There is no specific curative treatment for Esca. However, several prophylactic methods can be implemented from the initial planting that can reduce contamination by Phaeomoniella chlamydospora, Eutypa lata and Fomitiporia mediterranea fungi:

  • Vigour management: excessive vigour can favour the disease's establishment. Limiting vineyard vigour requires a thorough analysis of the plant material from the time of planting. Vineyard management must also be adjusted accordingly: debudding operations help reduce excessive loads. Any fertilization must also be carefully calculated. An excess of nitrogen can encourage excess vigour.

  • Vineyard cleanliness and hygiene: it is crucial to remove dead stumps from the plot which could constitute an infectious source of disease.

  • Pruning management: during winter pruning, if possible pruning wounds should be minimized. Leave a drying cone of several millimetres during the winter pruning. Remove a part of this cone by cutting it back the following year to reduce the presence of dead wood.

  • Protection following winter pruning: in organic winegrowing, it is possible to use approved Trichoderma-based products to protect pruning wounds against ESCA and BDA.

What techniques are available?

When a vine is affected by Esca, it is possible to avoid uprooting and to rehabilitate it. Several practices exist such as cutting back and regrafting. Curettage is a "surgical" technique which consists of opening the diseased vines in order to expose any tissue damaged by the fungi responsible Esca and removing it with a chainsaw.

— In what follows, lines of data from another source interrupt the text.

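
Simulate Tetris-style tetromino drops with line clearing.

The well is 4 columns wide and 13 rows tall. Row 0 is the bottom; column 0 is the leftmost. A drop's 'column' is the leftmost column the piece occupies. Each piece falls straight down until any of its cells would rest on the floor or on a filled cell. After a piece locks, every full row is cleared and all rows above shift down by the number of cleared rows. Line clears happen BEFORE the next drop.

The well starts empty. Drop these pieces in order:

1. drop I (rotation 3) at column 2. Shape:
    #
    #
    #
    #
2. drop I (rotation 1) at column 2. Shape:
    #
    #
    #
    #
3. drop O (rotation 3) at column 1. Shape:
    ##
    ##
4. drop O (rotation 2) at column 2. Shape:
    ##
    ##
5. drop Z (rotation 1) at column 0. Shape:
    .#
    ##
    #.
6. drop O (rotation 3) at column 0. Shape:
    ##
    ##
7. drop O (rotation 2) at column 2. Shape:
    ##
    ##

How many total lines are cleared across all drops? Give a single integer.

Answer: 3

Derivation:
Drop 1: I rot3 at col 2 lands with bottom-row=0; cleared 0 line(s) (total 0); column heights now [0 0 4 0], max=4
Drop 2: I rot1 at col 2 lands with bottom-row=4; cleared 0 line(s) (total 0); column heights now [0 0 8 0], max=8
Drop 3: O rot3 at col 1 lands with bottom-row=8; cleared 0 line(s) (total 0); column heights now [0 10 10 0], max=10
Drop 4: O rot2 at col 2 lands with bottom-row=10; cleared 0 line(s) (total 0); column heights now [0 10 12 12], max=12
Drop 5: Z rot1 at col 0 lands with bottom-row=9; cleared 1 line(s) (total 1); column heights now [10 11 11 11], max=11
Drop 6: O rot3 at col 0 lands with bottom-row=11; cleared 0 line(s) (total 1); column heights now [13 13 11 11], max=13
Drop 7: O rot2 at col 2 lands with bottom-row=11; cleared 2 line(s) (total 3); column heights now [10 11 11 11], max=11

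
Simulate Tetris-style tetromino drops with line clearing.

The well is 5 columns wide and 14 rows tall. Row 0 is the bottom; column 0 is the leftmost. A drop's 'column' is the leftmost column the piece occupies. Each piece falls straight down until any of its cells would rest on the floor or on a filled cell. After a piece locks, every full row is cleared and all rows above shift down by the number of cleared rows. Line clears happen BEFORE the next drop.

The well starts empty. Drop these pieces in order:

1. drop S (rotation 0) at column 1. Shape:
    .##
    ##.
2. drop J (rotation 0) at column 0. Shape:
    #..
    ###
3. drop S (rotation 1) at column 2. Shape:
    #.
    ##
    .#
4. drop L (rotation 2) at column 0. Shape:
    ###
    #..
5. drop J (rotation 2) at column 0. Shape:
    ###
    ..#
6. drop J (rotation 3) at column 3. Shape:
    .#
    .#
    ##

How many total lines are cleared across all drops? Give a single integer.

Drop 1: S rot0 at col 1 lands with bottom-row=0; cleared 0 line(s) (total 0); column heights now [0 1 2 2 0], max=2
Drop 2: J rot0 at col 0 lands with bottom-row=2; cleared 0 line(s) (total 0); column heights now [4 3 3 2 0], max=4
Drop 3: S rot1 at col 2 lands with bottom-row=2; cleared 0 line(s) (total 0); column heights now [4 3 5 4 0], max=5
Drop 4: L rot2 at col 0 lands with bottom-row=4; cleared 0 line(s) (total 0); column heights now [6 6 6 4 0], max=6
Drop 5: J rot2 at col 0 lands with bottom-row=6; cleared 0 line(s) (total 0); column heights now [8 8 8 4 0], max=8
Drop 6: J rot3 at col 3 lands with bottom-row=4; cleared 0 line(s) (total 0); column heights now [8 8 8 5 7], max=8

Answer: 0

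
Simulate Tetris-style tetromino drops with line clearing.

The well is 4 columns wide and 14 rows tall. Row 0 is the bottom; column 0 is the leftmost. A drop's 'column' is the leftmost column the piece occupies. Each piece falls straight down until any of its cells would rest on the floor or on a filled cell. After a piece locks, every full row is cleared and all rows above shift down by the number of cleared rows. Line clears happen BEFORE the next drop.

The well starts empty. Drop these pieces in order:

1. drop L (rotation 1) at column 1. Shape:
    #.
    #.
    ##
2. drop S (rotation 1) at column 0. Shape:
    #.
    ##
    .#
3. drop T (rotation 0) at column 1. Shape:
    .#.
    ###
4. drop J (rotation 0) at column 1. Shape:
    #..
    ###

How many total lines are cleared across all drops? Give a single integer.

Answer: 1

Derivation:
Drop 1: L rot1 at col 1 lands with bottom-row=0; cleared 0 line(s) (total 0); column heights now [0 3 1 0], max=3
Drop 2: S rot1 at col 0 lands with bottom-row=3; cleared 0 line(s) (total 0); column heights now [6 5 1 0], max=6
Drop 3: T rot0 at col 1 lands with bottom-row=5; cleared 1 line(s) (total 1); column heights now [5 5 6 0], max=6
Drop 4: J rot0 at col 1 lands with bottom-row=6; cleared 0 line(s) (total 1); column heights now [5 8 7 7], max=8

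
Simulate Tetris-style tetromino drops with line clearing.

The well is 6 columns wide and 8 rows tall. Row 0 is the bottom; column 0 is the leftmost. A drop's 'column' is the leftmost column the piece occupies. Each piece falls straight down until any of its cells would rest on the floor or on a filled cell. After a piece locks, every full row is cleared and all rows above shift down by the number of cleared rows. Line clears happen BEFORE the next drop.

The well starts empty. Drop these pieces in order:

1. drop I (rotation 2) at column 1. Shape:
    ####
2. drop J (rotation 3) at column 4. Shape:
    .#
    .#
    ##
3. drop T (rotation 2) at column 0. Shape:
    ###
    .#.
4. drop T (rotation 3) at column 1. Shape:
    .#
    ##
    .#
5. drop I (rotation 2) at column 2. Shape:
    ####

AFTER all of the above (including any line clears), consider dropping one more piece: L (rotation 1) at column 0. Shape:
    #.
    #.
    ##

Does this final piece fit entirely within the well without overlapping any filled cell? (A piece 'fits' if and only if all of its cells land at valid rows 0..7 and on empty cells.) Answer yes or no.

Drop 1: I rot2 at col 1 lands with bottom-row=0; cleared 0 line(s) (total 0); column heights now [0 1 1 1 1 0], max=1
Drop 2: J rot3 at col 4 lands with bottom-row=1; cleared 0 line(s) (total 0); column heights now [0 1 1 1 2 4], max=4
Drop 3: T rot2 at col 0 lands with bottom-row=1; cleared 0 line(s) (total 0); column heights now [3 3 3 1 2 4], max=4
Drop 4: T rot3 at col 1 lands with bottom-row=3; cleared 0 line(s) (total 0); column heights now [3 5 6 1 2 4], max=6
Drop 5: I rot2 at col 2 lands with bottom-row=6; cleared 0 line(s) (total 0); column heights now [3 5 7 7 7 7], max=7
Test piece L rot1 at col 0 (width 2): heights before test = [3 5 7 7 7 7]; fits = True

Answer: yes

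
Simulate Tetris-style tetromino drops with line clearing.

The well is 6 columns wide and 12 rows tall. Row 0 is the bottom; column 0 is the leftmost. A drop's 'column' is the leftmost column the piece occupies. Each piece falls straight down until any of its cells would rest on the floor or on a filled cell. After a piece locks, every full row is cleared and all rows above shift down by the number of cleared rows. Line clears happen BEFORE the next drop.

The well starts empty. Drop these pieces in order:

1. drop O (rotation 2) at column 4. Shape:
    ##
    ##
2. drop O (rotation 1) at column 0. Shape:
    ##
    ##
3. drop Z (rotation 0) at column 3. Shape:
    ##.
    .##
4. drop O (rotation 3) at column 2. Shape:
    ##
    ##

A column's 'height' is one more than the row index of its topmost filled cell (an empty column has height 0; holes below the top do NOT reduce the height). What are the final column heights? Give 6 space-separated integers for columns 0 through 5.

Answer: 2 2 6 6 4 3

Derivation:
Drop 1: O rot2 at col 4 lands with bottom-row=0; cleared 0 line(s) (total 0); column heights now [0 0 0 0 2 2], max=2
Drop 2: O rot1 at col 0 lands with bottom-row=0; cleared 0 line(s) (total 0); column heights now [2 2 0 0 2 2], max=2
Drop 3: Z rot0 at col 3 lands with bottom-row=2; cleared 0 line(s) (total 0); column heights now [2 2 0 4 4 3], max=4
Drop 4: O rot3 at col 2 lands with bottom-row=4; cleared 0 line(s) (total 0); column heights now [2 2 6 6 4 3], max=6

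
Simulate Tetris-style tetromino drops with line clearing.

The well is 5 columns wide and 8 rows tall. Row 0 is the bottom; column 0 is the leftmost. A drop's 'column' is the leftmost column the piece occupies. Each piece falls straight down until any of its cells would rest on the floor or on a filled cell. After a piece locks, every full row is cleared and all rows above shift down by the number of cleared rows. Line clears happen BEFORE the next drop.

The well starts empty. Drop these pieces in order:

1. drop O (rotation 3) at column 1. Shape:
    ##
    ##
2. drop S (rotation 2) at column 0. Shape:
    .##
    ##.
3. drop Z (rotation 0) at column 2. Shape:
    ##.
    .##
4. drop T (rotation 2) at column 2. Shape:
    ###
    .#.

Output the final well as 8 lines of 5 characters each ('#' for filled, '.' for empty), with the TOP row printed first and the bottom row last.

Answer: .....
..###
...#.
..##.
.####
##...
.##..
.##..

Derivation:
Drop 1: O rot3 at col 1 lands with bottom-row=0; cleared 0 line(s) (total 0); column heights now [0 2 2 0 0], max=2
Drop 2: S rot2 at col 0 lands with bottom-row=2; cleared 0 line(s) (total 0); column heights now [3 4 4 0 0], max=4
Drop 3: Z rot0 at col 2 lands with bottom-row=3; cleared 0 line(s) (total 0); column heights now [3 4 5 5 4], max=5
Drop 4: T rot2 at col 2 lands with bottom-row=5; cleared 0 line(s) (total 0); column heights now [3 4 7 7 7], max=7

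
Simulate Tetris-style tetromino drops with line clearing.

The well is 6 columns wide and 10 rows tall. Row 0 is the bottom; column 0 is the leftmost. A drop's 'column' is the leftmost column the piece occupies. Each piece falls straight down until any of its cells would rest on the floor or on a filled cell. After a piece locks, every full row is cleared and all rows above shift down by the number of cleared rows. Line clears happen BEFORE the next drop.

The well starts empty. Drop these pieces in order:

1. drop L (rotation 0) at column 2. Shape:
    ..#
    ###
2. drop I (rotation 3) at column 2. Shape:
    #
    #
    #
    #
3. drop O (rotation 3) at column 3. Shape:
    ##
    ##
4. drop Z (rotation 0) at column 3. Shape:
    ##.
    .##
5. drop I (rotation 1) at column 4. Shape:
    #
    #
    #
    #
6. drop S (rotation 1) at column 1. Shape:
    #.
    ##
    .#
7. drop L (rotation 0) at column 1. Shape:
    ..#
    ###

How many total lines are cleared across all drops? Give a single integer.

Drop 1: L rot0 at col 2 lands with bottom-row=0; cleared 0 line(s) (total 0); column heights now [0 0 1 1 2 0], max=2
Drop 2: I rot3 at col 2 lands with bottom-row=1; cleared 0 line(s) (total 0); column heights now [0 0 5 1 2 0], max=5
Drop 3: O rot3 at col 3 lands with bottom-row=2; cleared 0 line(s) (total 0); column heights now [0 0 5 4 4 0], max=5
Drop 4: Z rot0 at col 3 lands with bottom-row=4; cleared 0 line(s) (total 0); column heights now [0 0 5 6 6 5], max=6
Drop 5: I rot1 at col 4 lands with bottom-row=6; cleared 0 line(s) (total 0); column heights now [0 0 5 6 10 5], max=10
Drop 6: S rot1 at col 1 lands with bottom-row=5; cleared 0 line(s) (total 0); column heights now [0 8 7 6 10 5], max=10
Drop 7: L rot0 at col 1 lands with bottom-row=8; cleared 0 line(s) (total 0); column heights now [0 9 9 10 10 5], max=10

Answer: 0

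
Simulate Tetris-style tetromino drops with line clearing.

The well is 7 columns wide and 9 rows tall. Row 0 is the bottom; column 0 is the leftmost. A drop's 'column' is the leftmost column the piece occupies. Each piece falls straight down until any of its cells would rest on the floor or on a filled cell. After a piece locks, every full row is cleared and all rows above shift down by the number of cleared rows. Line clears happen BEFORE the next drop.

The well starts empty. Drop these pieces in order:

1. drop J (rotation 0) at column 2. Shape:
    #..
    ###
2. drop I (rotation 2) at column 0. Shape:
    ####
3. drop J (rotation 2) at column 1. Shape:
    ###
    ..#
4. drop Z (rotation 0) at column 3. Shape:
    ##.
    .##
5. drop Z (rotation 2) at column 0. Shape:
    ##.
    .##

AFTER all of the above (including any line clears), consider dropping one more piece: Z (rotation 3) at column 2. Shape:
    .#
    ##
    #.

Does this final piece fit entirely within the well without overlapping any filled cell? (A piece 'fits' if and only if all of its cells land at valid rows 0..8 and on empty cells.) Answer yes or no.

Drop 1: J rot0 at col 2 lands with bottom-row=0; cleared 0 line(s) (total 0); column heights now [0 0 2 1 1 0 0], max=2
Drop 2: I rot2 at col 0 lands with bottom-row=2; cleared 0 line(s) (total 0); column heights now [3 3 3 3 1 0 0], max=3
Drop 3: J rot2 at col 1 lands with bottom-row=3; cleared 0 line(s) (total 0); column heights now [3 5 5 5 1 0 0], max=5
Drop 4: Z rot0 at col 3 lands with bottom-row=4; cleared 0 line(s) (total 0); column heights now [3 5 5 6 6 5 0], max=6
Drop 5: Z rot2 at col 0 lands with bottom-row=5; cleared 0 line(s) (total 0); column heights now [7 7 6 6 6 5 0], max=7
Test piece Z rot3 at col 2 (width 2): heights before test = [7 7 6 6 6 5 0]; fits = True

Answer: yes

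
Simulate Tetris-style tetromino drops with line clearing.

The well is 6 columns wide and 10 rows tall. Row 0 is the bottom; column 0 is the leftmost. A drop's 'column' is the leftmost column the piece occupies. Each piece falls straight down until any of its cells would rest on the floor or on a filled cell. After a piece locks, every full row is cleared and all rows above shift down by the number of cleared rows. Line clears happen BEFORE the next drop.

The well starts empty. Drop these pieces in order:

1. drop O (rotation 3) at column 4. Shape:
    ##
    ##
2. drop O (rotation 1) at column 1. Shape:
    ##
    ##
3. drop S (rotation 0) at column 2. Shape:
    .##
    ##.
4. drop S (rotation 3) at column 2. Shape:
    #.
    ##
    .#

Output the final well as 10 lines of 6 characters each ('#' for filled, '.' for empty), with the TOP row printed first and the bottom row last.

Drop 1: O rot3 at col 4 lands with bottom-row=0; cleared 0 line(s) (total 0); column heights now [0 0 0 0 2 2], max=2
Drop 2: O rot1 at col 1 lands with bottom-row=0; cleared 0 line(s) (total 0); column heights now [0 2 2 0 2 2], max=2
Drop 3: S rot0 at col 2 lands with bottom-row=2; cleared 0 line(s) (total 0); column heights now [0 2 3 4 4 2], max=4
Drop 4: S rot3 at col 2 lands with bottom-row=4; cleared 0 line(s) (total 0); column heights now [0 2 7 6 4 2], max=7

Answer: ......
......
......
..#...
..##..
...#..
...##.
..##..
.##.##
.##.##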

Château Latour has been using the curettage technique for several years. Symptomatic vines were tagged with a GPS position in 2016 for curettage in 2017. Rigorous monitoring every year enables us to verify the success rate of the curettage, i.e. to identify the number of curetted vines not showing any symptoms of infection for at least two years after the curettage. The success rate was 85% after the first year. However, this is a time-consuming and technically demanding practice that would be difficult to extend to an entire vineyard.